Saturday morning, the rest of the house is asleep. Even the dogs, one of whom has already claimed the pillow I vacated, just raise a canine eyebrow when I ask about going outside.
So it’s just me. And the fish.
He’s a beta, purchased for $2.49 at the local pet shop where he was stacked with the other betas in tiny plastic cups because they are not social. If you define “not social” as “murderously violent.”
But he was gorgeous, and so anti-social or not, he was the fish my son wanted for his 8th birthday. I acquiesced. Fish are not really a huge pet commitment. They swim, they poop, they eat, they die, they get flushed down the toilet.
But this fish refused to follow the usual arc. Two years later, it’s still swimming around. It will not die. Its fins get all manner of weird hanging filaments off them, we prepare for the inevitable bathroom funeral. The fish lives. I once forgot the anti-chlorine treatment and plopped him back into the bowl. He remained alive and unphased. Cockroaches and this fish will survive the apocalypse.
My son, of course, now wants a German Shepherd. He’s done with the fish.
This brings us to Saturday morning, just the fish and I.
In the quiet of the morning, we have a standoff. He is swimming in his own poo water. I know it needs a change.
So I get the net, the backup bowl, the de-chlorinator because I ONLY FORGOT IT ONCE, PETA. GET OFF MY CASE.
You’d think, after 2 years, the fish would know what’s up. Get in the net, get out of your toilet water, get in the backup bowl, let me clean up this mess.
But the fish is not having it. He creates whirlpools as he performs evasive manuevers worth of a Top Gun pilot. He swims under the net, around the net, over the net.
“Fish,” I say. “Give me an effing break.”
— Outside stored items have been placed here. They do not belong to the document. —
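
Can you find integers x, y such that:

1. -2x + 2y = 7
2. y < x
No

Even the single constraint (-2x + 2y = 7) is infeasible over the integers.

  - -2x + 2y = 7: every term on the left is divisible by 2, so the LHS ≡ 0 (mod 2), but the RHS 7 is not — no integer solution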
But the fish doesn’t. He hides in his little rock, and I have to roll up my sleeve, and in the still, small, quiet of the morning, I grimace as I plunge my arm into the poo water to remove his refuge. Then it’s back with the net. And because I am more persistent and determined than the $2.49 fish that will not die, I catch him. He goes into the backup bowl, the poop water goes down the drain, the bowl is cleaned, he goes back in.
“Fish,” I say. “This would be so much easier if you didn’t fight me on this. I’m just trying to get you out of your own crap. I don’t know why you exhaust yourself trying to stay in this mess. Haven’t we been through this a thousand times?”
And the fish, of course, doesn’t answer.
But somewhere, in the quiet of Saturday morning, if I listen hard enough?
I hear God laughing.
“Oh, child. I know just what you mean.”